Moving from software to physical products introduced new complications. Manufacturing, shipping, inventory management, logistics delays—these were challenges Yadegari hadn't faced before. "We have to match our capacity to inventory and that's complex," he acknowledged. But he felt confident. He'd built and sold multiple companies. He understood how to move fast. And he was entering the market at exactly the right moment. The wellness economy reached 6.8 billion dollars in 2024 and is projected to hit 9.8 billion by 2029. Health, productivity, and the fight against phone addiction are where the growth is. "These are my favorite areas to work in," Yadegari said, "because they have a real impact on people's lives."
Meanwhile, he'd been accepted to the University of Miami. By the time the wellness market reaches its projected size in 2029, he'll be of legal age and likely enrolled as a student—if he chooses to be. The universities that rejected him are probably still debating whether they made the right call.
Notable Quotes
If someone like me, who has demonstrated both academic and professional success, cannot gain admission, what does this say about accessibility and inclusion in higher education?— Yadegari, in his public response to university rejections
These are my favorite areas to work in—health, productivity, and wellness—because they have a real impact on people's lives.— Yadegari, on his choice of business focus
The Hearth Conversation Another angle on the story
When he posted that challenge to Harvard, Yale, and Stanford, was he genuinely angry, or was he performing?

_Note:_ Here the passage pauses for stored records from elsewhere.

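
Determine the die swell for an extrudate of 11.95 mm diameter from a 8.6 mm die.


Die swell ratio = D_extrudate / D_die
= 11.95 / 8.6
= 1.39

Die swell = 1.39


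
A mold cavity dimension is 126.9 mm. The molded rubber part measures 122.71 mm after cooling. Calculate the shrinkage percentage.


Shrinkage = (mold - part) / mold * 100
= (126.9 - 122.71) / 126.9 * 100
= 4.19 / 126.9 * 100
= 3.3%

3.3%


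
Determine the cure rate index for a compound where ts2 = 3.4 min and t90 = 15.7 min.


CRI = 100 / (t90 - ts2)
= 100 / (15.7 - 3.4)
= 100 / 12.3
= 8.13 min^-1

8.13 min^-1


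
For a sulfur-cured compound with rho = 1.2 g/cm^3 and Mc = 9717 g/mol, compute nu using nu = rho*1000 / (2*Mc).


nu = rho * 1000 / (2 * Mc)
nu = 1.2 * 1000 / (2 * 9717)
nu = 1200.0 / 19434
nu = 0.0617 mol/L

0.0617 mol/L


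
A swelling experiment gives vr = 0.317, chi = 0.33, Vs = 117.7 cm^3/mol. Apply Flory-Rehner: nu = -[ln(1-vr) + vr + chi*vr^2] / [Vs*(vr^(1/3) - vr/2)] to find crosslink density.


ln(1 - vr) = ln(1 - 0.317) = -0.3813
Numerator = -((-0.3813) + 0.317 + 0.33 * 0.317^2) = 0.0311
Denominator = 117.7 * (0.317^(1/3) - 0.317/2) = 61.5978
nu = 0.0311 / 61.5978 = 5.0487e-04 mol/cm^3

5.0487e-04 mol/cm^3


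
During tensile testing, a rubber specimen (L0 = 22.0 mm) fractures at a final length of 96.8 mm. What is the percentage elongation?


Elongation = (Lf - L0) / L0 * 100
= (96.8 - 22.0) / 22.0 * 100
= 74.8 / 22.0 * 100
= 340.0%

340.0%


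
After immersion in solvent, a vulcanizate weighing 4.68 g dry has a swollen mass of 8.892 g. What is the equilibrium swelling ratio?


Q = W_swollen / W_dry
Q = 8.892 / 4.68
Q = 1.9

Q = 1.9


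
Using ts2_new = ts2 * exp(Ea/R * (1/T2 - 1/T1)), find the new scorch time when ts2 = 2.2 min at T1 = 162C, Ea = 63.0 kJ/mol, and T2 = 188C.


Convert temperatures: T1 = 162 + 273.15 = 435.15 K, T2 = 188 + 273.15 = 461.15 K
ts2_new = 2.2 * exp(63000 / 8.314 * (1/461.15 - 1/435.15))
1/T2 - 1/T1 = -1.2957e-04
ts2_new = 0.82 min

0.82 min


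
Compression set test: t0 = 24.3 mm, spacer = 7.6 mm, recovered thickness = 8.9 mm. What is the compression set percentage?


CS = (t0 - recovered) / (t0 - ts) * 100
= (24.3 - 8.9) / (24.3 - 7.6) * 100
= 15.4 / 16.7 * 100
= 92.2%

92.2%


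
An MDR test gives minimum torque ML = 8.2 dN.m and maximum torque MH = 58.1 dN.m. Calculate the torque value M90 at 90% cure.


M90 = ML + 0.9 * (MH - ML)
M90 = 8.2 + 0.9 * (58.1 - 8.2)
M90 = 8.2 + 0.9 * 49.9
M90 = 53.11 dN.m

53.11 dN.m


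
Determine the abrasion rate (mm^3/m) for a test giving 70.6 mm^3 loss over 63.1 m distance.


Rate = volume_loss / distance
= 70.6 / 63.1
= 1.119 mm^3/m

1.119 mm^3/m


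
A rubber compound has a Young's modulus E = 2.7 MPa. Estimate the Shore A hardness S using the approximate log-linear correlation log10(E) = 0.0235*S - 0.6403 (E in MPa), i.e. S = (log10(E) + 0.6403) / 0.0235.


log10(E) = 0.0235*S - 0.6403  =>  S = (log10(E) + 0.6403) / 0.0235
log10(2.7) = 0.431364
S = (0.431364 + 0.6403) / 0.0235 = 1.071664 / 0.0235
S = 45.6

Shore A = 45.6


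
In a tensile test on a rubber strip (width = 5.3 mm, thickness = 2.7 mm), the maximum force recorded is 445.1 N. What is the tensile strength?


Area = width * thickness = 5.3 * 2.7 = 14.31 mm^2
TS = force / area = 445.1 / 14.31 = 31.1 MPa

31.1 MPa


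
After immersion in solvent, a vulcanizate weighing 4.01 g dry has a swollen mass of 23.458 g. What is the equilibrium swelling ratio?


Q = W_swollen / W_dry
Q = 23.458 / 4.01
Q = 5.85

Q = 5.85


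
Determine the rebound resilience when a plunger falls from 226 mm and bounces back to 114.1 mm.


Resilience = h_rebound / h_drop * 100
= 114.1 / 226 * 100
= 50.5%

50.5%


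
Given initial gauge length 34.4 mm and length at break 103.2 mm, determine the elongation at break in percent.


Elongation = (Lf - L0) / L0 * 100
= (103.2 - 34.4) / 34.4 * 100
= 68.8 / 34.4 * 100
= 200.0%

200.0%


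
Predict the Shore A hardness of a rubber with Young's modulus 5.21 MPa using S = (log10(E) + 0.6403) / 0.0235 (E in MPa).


log10(E) = 0.0235*S - 0.6403  =>  S = (log10(E) + 0.6403) / 0.0235
log10(5.21) = 0.716838
S = (0.716838 + 0.6403) / 0.0235 = 1.357138 / 0.0235
S = 57.8

Shore A = 57.8


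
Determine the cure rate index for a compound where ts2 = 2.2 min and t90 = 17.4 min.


CRI = 100 / (t90 - ts2)
= 100 / (17.4 - 2.2)
= 100 / 15.2
= 6.58 min^-1

6.58 min^-1


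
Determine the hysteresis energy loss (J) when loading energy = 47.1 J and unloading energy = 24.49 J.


Hysteresis loss = loading - unloading
= 47.1 - 24.49
= 22.61 J

22.61 J


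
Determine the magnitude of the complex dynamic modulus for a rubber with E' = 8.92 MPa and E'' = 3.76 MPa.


|E*| = sqrt(E'^2 + E''^2)
= sqrt(8.92^2 + 3.76^2)
= sqrt(79.5664 + 14.1376)
= 9.68 MPa

9.68 MPa


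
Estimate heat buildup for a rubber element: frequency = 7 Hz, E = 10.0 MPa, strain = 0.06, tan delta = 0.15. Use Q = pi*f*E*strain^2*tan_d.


Q = pi * f * E * strain^2 * tan_d
= pi * 7 * 10.0 * 0.06^2 * 0.15
= pi * 7 * 10.0 * 0.0036 * 0.15
= 0.1188

Q = 0.1188


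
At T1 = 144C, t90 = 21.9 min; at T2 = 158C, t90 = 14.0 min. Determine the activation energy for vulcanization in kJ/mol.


T1 = 417.15 K, T2 = 431.15 K
1/T1 - 1/T2 = 7.7841e-05
ln(t1/t2) = ln(21.9/14.0) = 0.4474
Ea = 8.314 * 0.4474 / 7.7841e-05 = 47788.9018 J/mol
Ea = 47.79 kJ/mol

47.79 kJ/mol


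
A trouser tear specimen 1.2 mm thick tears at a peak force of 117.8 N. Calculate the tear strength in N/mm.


Tear strength = force / thickness
= 117.8 / 1.2
= 98.17 N/mm

98.17 N/mm


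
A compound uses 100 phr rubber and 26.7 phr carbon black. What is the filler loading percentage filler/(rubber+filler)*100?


Filler % = filler / (rubber + filler) * 100
= 26.7 / (100 + 26.7) * 100
= 26.7 / 126.7 * 100
= 21.07%

21.07%


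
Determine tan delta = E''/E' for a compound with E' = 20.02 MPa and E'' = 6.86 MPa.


tan delta = E'' / E'
= 6.86 / 20.02
= 0.3427

tan delta = 0.3427


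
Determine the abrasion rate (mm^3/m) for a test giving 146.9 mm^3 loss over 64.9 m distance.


Rate = volume_loss / distance
= 146.9 / 64.9
= 2.263 mm^3/m

2.263 mm^3/m


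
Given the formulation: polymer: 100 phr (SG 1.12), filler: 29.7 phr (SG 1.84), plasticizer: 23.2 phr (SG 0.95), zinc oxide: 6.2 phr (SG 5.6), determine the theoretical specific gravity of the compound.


Sum of weights = 159.1
Volume contributions:
  polymer: 100/1.12 = 89.2857
  filler: 29.7/1.84 = 16.1413
  plasticizer: 23.2/0.95 = 24.4211
  zinc oxide: 6.2/5.6 = 1.1071
Sum of volumes = 130.9552
SG = 159.1 / 130.9552 = 1.215

SG = 1.215


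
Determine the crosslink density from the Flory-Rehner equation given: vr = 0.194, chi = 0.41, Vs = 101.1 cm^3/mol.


ln(1 - vr) = ln(1 - 0.194) = -0.2157
Numerator = -((-0.2157) + 0.194 + 0.41 * 0.194^2) = 0.0062
Denominator = 101.1 * (0.194^(1/3) - 0.194/2) = 48.7197
nu = 0.0062 / 48.7197 = 1.2810e-04 mol/cm^3

1.2810e-04 mol/cm^3


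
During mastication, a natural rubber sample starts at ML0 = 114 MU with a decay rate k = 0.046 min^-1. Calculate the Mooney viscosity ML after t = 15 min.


ML = ML0 * exp(-k * t)
ML = 114 * exp(-0.046 * 15)
ML = 114 * 0.5016
ML = 57.18 MU

57.18 MU


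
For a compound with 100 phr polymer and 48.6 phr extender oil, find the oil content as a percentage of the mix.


Oil % = oil / (100 + oil) * 100
= 48.6 / (100 + 48.6) * 100
= 48.6 / 148.6 * 100
= 32.71%

32.71%


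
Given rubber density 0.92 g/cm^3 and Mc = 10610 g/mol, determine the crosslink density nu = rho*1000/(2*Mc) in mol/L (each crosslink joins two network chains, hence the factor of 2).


nu = rho * 1000 / (2 * Mc)
nu = 0.92 * 1000 / (2 * 10610)
nu = 920.0 / 21220
nu = 0.0434 mol/L

0.0434 mol/L


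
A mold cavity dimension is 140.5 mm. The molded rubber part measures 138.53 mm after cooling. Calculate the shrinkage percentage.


Shrinkage = (mold - part) / mold * 100
= (140.5 - 138.53) / 140.5 * 100
= 1.97 / 140.5 * 100
= 1.4%

1.4%


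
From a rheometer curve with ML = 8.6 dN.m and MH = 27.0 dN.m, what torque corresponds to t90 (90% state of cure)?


M90 = ML + 0.9 * (MH - ML)
M90 = 8.6 + 0.9 * (27.0 - 8.6)
M90 = 8.6 + 0.9 * 18.4
M90 = 25.16 dN.m

25.16 dN.m


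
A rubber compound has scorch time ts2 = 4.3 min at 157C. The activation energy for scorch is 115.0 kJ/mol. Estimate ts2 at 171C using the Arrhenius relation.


Convert temperatures: T1 = 157 + 273.15 = 430.15 K, T2 = 171 + 273.15 = 444.15 K
ts2_new = 4.3 * exp(115000 / 8.314 * (1/444.15 - 1/430.15))
1/T2 - 1/T1 = -7.3279e-05
ts2_new = 1.56 min

1.56 min


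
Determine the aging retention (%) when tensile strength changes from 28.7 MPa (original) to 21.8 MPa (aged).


Retention = aged / original * 100
= 21.8 / 28.7 * 100
= 76.0%

76.0%


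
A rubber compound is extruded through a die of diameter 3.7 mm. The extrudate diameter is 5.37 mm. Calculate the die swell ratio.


Die swell ratio = D_extrudate / D_die
= 5.37 / 3.7
= 1.451

Die swell = 1.451


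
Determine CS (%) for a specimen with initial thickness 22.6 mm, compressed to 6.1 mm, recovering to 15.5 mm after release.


CS = (t0 - recovered) / (t0 - ts) * 100
= (22.6 - 15.5) / (22.6 - 6.1) * 100
= 7.1 / 16.5 * 100
= 43.0%

43.0%


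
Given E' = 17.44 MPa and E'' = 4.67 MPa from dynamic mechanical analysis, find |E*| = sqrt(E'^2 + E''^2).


|E*| = sqrt(E'^2 + E''^2)
= sqrt(17.44^2 + 4.67^2)
= sqrt(304.1536 + 21.8089)
= 18.054 MPa

18.054 MPa


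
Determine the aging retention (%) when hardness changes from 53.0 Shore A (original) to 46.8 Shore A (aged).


Retention = aged / original * 100
= 46.8 / 53.0 * 100
= 88.3%

88.3%


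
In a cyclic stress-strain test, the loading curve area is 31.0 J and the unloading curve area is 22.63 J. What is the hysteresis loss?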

I think it was both. The anger was real—he'd built something substantial and been told no by institutions that claim to recognize merit. But he also understood the power of the moment. He had a platform. He had a story. He used it.
Do you think the universities made a mistake?
That depends on what you think a university is for. If it's to identify and nurture talent, yes, probably. If it's to teach people that credentials matter more than what you can actually do, then maybe they were consistent with their mission.
The Cal AI sale for thirty million—that's real money. Did that validate his argument?
It validated one argument: that you can build something valuable without a degree. But it didn't prove that everyone can, or that everyone should skip college. He's an outlier. The question is whether he's an outlier because he's exceptional, or because the system is broken.
Flow seems like a simpler product than Cal AI. Why go backward?
He's not going backward. He's going physical. Software scales infinitely once you build it. Hardware requires factories, shipping, inventory. It's harder. But it's also more defensible, and it solves a problem he actually experiences. That's a different kind of ambition.
What happens if Flow fails?
He moves on to the next thing. He's already proven he can build, sell, and start over. Failure at this point is just data. He's young enough that it doesn't matter.